The Border Patrol checkpoint outside Alamogordo, N.M., sits on the edge of a forbidding desert of white gypsum sands so remote that the Defense Department routinely conducts missile testing in the area.

Like most Border Patrol stations, the checkpoint is not set up to house children. But 8-year-old Felipe Alonzo Gomez and his father were there on Christmas Eve, and the boy was growing sicker.

The pair had been caught entering the United States illegally Dec. 18, a few miles west of a legal border crossing in El Paso, Texas. Border agents say they were given hot food, juice, snacks and water. For the most part, Felipe seemed fine as agents moved him and his father from one station to another, including late at night, as holding cells filled up.

But then the boy started to cough, his eyes glassy. He was taken to the hospital, where his fever spiked to 103 degrees. After giving him doses of antibiotics and ibuprofen, the hospital released him to Customs and Border Protection.

By the time Felipe and his father were brought to the highway checkpoint near the White Sands National Monument, they had been in custody for six days — double the 72 hours Border Patrol standards recommend.

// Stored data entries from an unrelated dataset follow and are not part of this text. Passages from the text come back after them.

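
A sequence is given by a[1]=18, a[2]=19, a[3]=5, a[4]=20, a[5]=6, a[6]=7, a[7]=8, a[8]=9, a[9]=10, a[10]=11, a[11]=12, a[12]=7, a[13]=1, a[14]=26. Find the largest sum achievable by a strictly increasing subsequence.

Let S[i] be the best sum of a strictly increasing subsequence ending at i:
i:      1  2  3  4  5  6  7  8  9 10 11 12 13 14
a[i]:  18 19  5 20  6  7  8  9 10 11 12  7  1 26
S:     18 37  5 57 11 18 26 35 45 56 68 18  1 94
Maximum is 94 (e.g. 5 + 6 + 7 + 8 + 9 + 10 + 11 + 12 + 26).

94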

Over the next several hours, the boy vomited and appeared to be sluggish. He lost consciousness on the way back to the Gerald Champion Regional Medical Center in Alamogordo, where he became the second migrant child to die this month in federal custody. On Dec. 8, Jakelin Caal, 7, died of dehydration and shock at an El Paso hospital about 27 hours after she and her father were taken into custody at a remote border crossing.

The deaths have shaken Border Patrol agents, migrants and advocates and have ignited fresh concerns that a political impasse over border security is endangering children. Federal officials on Wednesday called the deaths a tragedy, noting that until this month no child had died in border custody for more than a decade; they said the Department of Homeland Security is investigating.

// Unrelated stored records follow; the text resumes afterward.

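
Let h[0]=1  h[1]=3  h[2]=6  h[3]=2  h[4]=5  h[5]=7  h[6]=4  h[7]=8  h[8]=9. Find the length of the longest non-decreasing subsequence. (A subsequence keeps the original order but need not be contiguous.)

Track the smallest tail for each achievable length (allowing ties):
1 → extends → [1]
3 → extends → [1, 3]
6 → extends → [1, 3, 6]
2 → replaces 3 → [1, 2, 6]
5 → replaces 6 → [1, 2, 5]
7 → extends → [1, 2, 5, 7]
4 → replaces 5 → [1, 2, 4, 7]
8 → extends → [1, 2, 4, 7, 8]
9 → extends → [1, 2, 4, 7, 8, 9]
Six tails, so the longest non-decreasing subsequence has length 6 (e.g. 1, 3, 6, 7, 8, 9).

6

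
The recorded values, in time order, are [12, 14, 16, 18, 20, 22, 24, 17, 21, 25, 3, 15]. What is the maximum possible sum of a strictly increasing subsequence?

151

Let S[i] be the best sum of a strictly increasing subsequence ending at i:
i:       1   2   3   4   5   6   7   8   9  10  11  12
a[i]:   12  14  16  18  20  22  24  17  21  25   3  15
S:      12  26  42  60  80 102 126  59 101 151   3  41
Maximum is 151 (e.g. 12 + 14 + 16 + 18 + 20 + 22 + 24 + 25).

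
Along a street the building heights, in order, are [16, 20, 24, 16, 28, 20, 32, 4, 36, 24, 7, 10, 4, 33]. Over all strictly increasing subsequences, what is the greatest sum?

156

Let S[i] be the best sum of a strictly increasing subsequence ending at i:
i:       1   2   3   4   5   6   7   8   9  10  11  12  13  14
a[i]:   16  20  24  16  28  20  32   4  36  24   7  10   4  33
S:      16  36  60  16  88  36 120   4 156  60  11  21   4 153
Maximum is 156 (e.g. 16 + 20 + 24 + 28 + 32 + 36).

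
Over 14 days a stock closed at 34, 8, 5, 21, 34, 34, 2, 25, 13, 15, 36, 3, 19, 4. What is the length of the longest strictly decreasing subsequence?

4

Let dp[i] be the longest strictly decreasing subsequence ending at i:
i:      1  2  3  4  5  6  7  8  9 10 11 12 13 14
a[i]:  34  8  5 21 34 34  2 25 13 15 36  3 19  4
dp:     1  2  3  2  1  1  4  2  3  3  1  4  3  4
Maximum is 4.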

Six adults died in CBP custody in 2018, officials said.

House Democrats, who are poised to take control of the congressional chamber next month, said they plan to examine the deaths and the conditions under which young migrants are being held as President Donald Trump attempts to stanch the flow of asylum-seeking families across the border. In a statement, House Minority Whip Steny Hoyer, D-Md., called on Congress to "ask serious questions about what happened and who bears responsibility."

House Minority Leader Nancy Pelosi, D-Calif., called the death "unconscionable," and Rep. Joaquin Castro, D-Texas, the incoming chairman of the Congressional Hispanic Caucus, said it was indicative of a "systemic crisis" within the CBP.

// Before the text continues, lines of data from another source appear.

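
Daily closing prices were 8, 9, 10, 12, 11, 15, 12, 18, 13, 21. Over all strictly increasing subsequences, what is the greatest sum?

93

Let S[i] be the best sum of a strictly increasing subsequence ending at i:
i:      1  2  3  4  5  6  7  8  9 10
a[i]:   8  9 10 12 11 15 12 18 13 21
S:      8 17 27 39 38 54 50 72 63 93
Maximum is 93 (e.g. 8 + 9 + 10 + 12 + 15 + 18 + 21).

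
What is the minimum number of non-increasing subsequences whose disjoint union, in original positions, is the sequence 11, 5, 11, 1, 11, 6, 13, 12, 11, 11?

The minimum number of non-increasing subsequences covering a sequence equals the length of its longest strictly increasing subsequence.
LIS length is 3 (e.g. 5, 11, 13), so 3 piles are needed.

3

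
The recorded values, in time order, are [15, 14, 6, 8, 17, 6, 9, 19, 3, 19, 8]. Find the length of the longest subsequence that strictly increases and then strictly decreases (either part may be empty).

inc[i] = longest strictly increasing subsequence ending at i; dec[i] = longest strictly decreasing subsequence starting at i:
i:      1  2  3  4  5  6  7  8  9 10 11
a[i]:  15 14  6  8 17  6  9 19  3 19  8
inc:    1  1  1  2  3  1  3  4  1  4  2
dec:    5  4  2  3  3  2  2  2  1  2  1
Best peak at i=1 (value 15): inc=1, dec=5, length 1+5−1 = 5.

5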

Homeland Security Secretary Kirstjen Nielsen said Wednesday that she had deployed teams from the U.S. Coast Guard's medical corps to the southern border to ensure that migrant children held by the government receive double health screenings. She said she has also asked the Centers for Disease Control and Prevention to investigate the source of what officials called an increase in sick migrants taken into custody. Dozens have been taken to hospitals with flulike and other symptoms in recent days, officials said, raising the question of whether illness may be spreading in migrant shelters in Mexico.

Nielsen will travel to the border this week to see the screenings and conditions at Border Patrol stations. She urged Congress to provide additional funding to handle an influx of immigrant families, who are overwhelming temporary holding cells that were designed to contain single men. And she called on would-be migrants to not attempt to cross the border, especially with children.

"I once again ask — beg — parents to not place their children at risk by taking a dangerous journey north," she said in a statement that urged migrants to seek refuge in Mexico.